The Latest Reports in Health Policy
NEJM Perspective Examines Sales of Physicians' Prescribing Data
[Jun 29, 2006]
"For Sale: Physicians' Prescribing Data," New England Journal of Medicine: In a perspective piece for NEJM, Robert Steinbrook, a doctor and NEJM correspondent, discusses how physicians' prescribing data are sold to pharmaceutical manufacturers and examines several issues surrounding the practice. According to Steinbrook, the American Medical Association's "best practice guidelines" include warnings that the pharmaceutical industry should keep prescribing data confidential and that sales representatives should not use a physicians' prescribing data to pressure them into prescribing a certain drug. However, the practice continues despite the warnings, and physicians increasingly are growing concerned, Steinbrook writes.
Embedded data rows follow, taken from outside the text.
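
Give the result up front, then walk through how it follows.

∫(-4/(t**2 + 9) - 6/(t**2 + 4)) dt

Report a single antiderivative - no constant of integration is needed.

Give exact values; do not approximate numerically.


The answer is -4*atan(t/3)/3 - 3*atan(t/2).
Step 1. Rewrite: now ∫(-6/(t**2 + 4)) dt + ∫(-4/(t**2 + 9)) dt.
Step 2. Evaluate the standard form: now -3*atan(t/2) + ∫(-4/(t**2 + 9)) dt.
Step 3. Evaluate the standard form: now -4*atan(t/3)/3 - 3*atan(t/2).
Answer: -4*atan(t/3)/3 - 3*atan(t/2).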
He notes that AMA recently implemented a Prescribing Data Restriction Program that allows physicians to deny sales representative access to their prescribing data, and some states are considering enacting legislation banning the use and sale for most commercial purposes of prescribing data that identifies the prescriber. Steinbrook concludes that many physicians still are unaware they can restrict access to their prescribing data, and programs allowing physicians to compare their data to that of other physicians -- along with educational materials -- are not currently available, so the controversy "is likely to remain uncertain for at least several years" (Steinbrook, NEJM, 6/29).
Opinion
Medicare Rx Drug Benefit a 'Planned Looting,' Opinion Piece States
[Jun 29, 2006]
The Medicare prescription drug benefit, which will cost an estimated $1.2 trillion over the first 10 years, was "premeditated taxpayer rape" and "a planned looting of the public on behalf of corporate interest," syndicated columnist Froma Harrop writes in a Seattle Times opinion piece. "To understand the enormity of the crime, note that $1.2 trillion is three times the $400 billion the president declared the benefit would cost when Congress voted on it," according to Harrop. She adds that the benefit "forbids the federal government to negotiate prices with drug companies," although "no one demanded that the Department of Veterans Affairs stop negotiating drug prices, which it has been doing for years." In addition, Harrop writes that the Medicare prescription drug benefit "forced the 6.4 million poor and elderly then getting drugs through Medicaid to shift into the Medicare program," although Medicaid "paid up to 30% less for drugs than do the private Medicare insurers." According to Harrop, "As an appalling piece of legislation, the Medicare drug benefit is a legend in the making" (Harrop, Seattle Times, 6/27).